HTMLDOC was developed in the 1990’s as a documentation generator for my previous company, and has since seen a lot of usage as a report generator embedded in web servers. However, it does not support many things in “the modern web”, such as:

  • Cascading Style Sheets (CSS): While I have experimented with adding CSS support to HTMLDOC, proper CSS support is non-trivial especially for paged output (which is not well supported by CSS)
  • Encryption: HTMLDOC currently supports the older (and very insecure) PDF 1.4 (128-bit RC4) encryption. I have looked at supporting AES (256-bit) encryption…
  • Forms: HTML forms and PDF forms are very different things. While I have had many requests to add support for PDF forms over the years, I have not found a satisfactory way to do so.

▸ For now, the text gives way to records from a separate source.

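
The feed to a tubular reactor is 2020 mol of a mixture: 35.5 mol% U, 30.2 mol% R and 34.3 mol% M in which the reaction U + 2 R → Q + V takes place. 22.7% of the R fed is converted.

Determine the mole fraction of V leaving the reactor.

R reacted = 0.227 × 610 = 138.5 mol; ν_R = −2, so ξ = 138.5/2 = 69.24 mol.
Outlet amounts (n = n₀ + ν ξ):
  U: 717.1 − 1(69.24) = 647.9
  R: 610 − 2(69.24) = 471.6
  Q: 0 + 1(69.24) = 69.24
  V: 0 + 1(69.24) = 69.24
  M: 692.9 (inert)
Total out = 1951 mol; y_V = 69.24 / 1951 = 0.03549.

0.0355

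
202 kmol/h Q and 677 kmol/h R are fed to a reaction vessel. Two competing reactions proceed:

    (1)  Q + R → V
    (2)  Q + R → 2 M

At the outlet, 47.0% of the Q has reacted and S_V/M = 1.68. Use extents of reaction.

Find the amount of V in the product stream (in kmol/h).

73.2 kmol/h

Conversion of Q: Q consumed = 0.47 × 202 = 94.94 kmol/h = 1ξ₁ + 1ξ₂.
Selectivity: 1ξ₁ / (2ξ₂) = 1.68 → ξ₁ = 3.36 ξ₂.
Substitute: (1·3.36 + 1) ξ₂ = 94.94 → ξ₂ = 21.78 kmol/h, ξ₁ = 73.16 kmol/h.
Outlet amounts (n = n₀ + Σ ν·ξ):
  Q: 202 − 1(73.16) − 1(21.78) = 107.1
  R: 677 − 1(73.16) − 1(21.78) = 582.1
  V: 0 + 1(73.16) = 73.16
  M: 0 + 2(21.78) = 43.55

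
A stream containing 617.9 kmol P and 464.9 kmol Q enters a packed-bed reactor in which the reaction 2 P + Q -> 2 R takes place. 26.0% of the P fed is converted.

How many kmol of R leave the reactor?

P reacted = 0.26 × 617.9 = 160.7 kmol; ν_P = −2, so ξ = 160.7/2 = 80.33 kmol.
Outlet amounts (n = n₀ + ν ξ):
  P: 617.9 − 2(80.33) = 457.2
  Q: 464.9 − 1(80.33) = 384.6
  R: 0 + 2(80.33) = 160.7

161 kmol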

  • Tables: HTMLDOC supports HTML 3.2 tables, which means no support for TBODY, THEAD, or TFOOT. I have looked at supporting THEAD and TBODY…
  • Unicode: While HTMLDOC does support UTF-8 for “Western” languages, there is absolutely no support for languages that require dynamic rewriting or right-to-left text formatting. Basically this means you can’t use HTMLDOC to format Arabic, Chinese, Hebrew, Japanese, or other languages that are not based on latin-based alphabets that read left-to-right.

I plan to do a limited 1.9 feature release of HTMLDOC to add support for Markdown input and EPUB output. Otherwise my focus is on addressing security, build, and formatting issues and not on extending HTMLDOC to support CSS or full Unicode.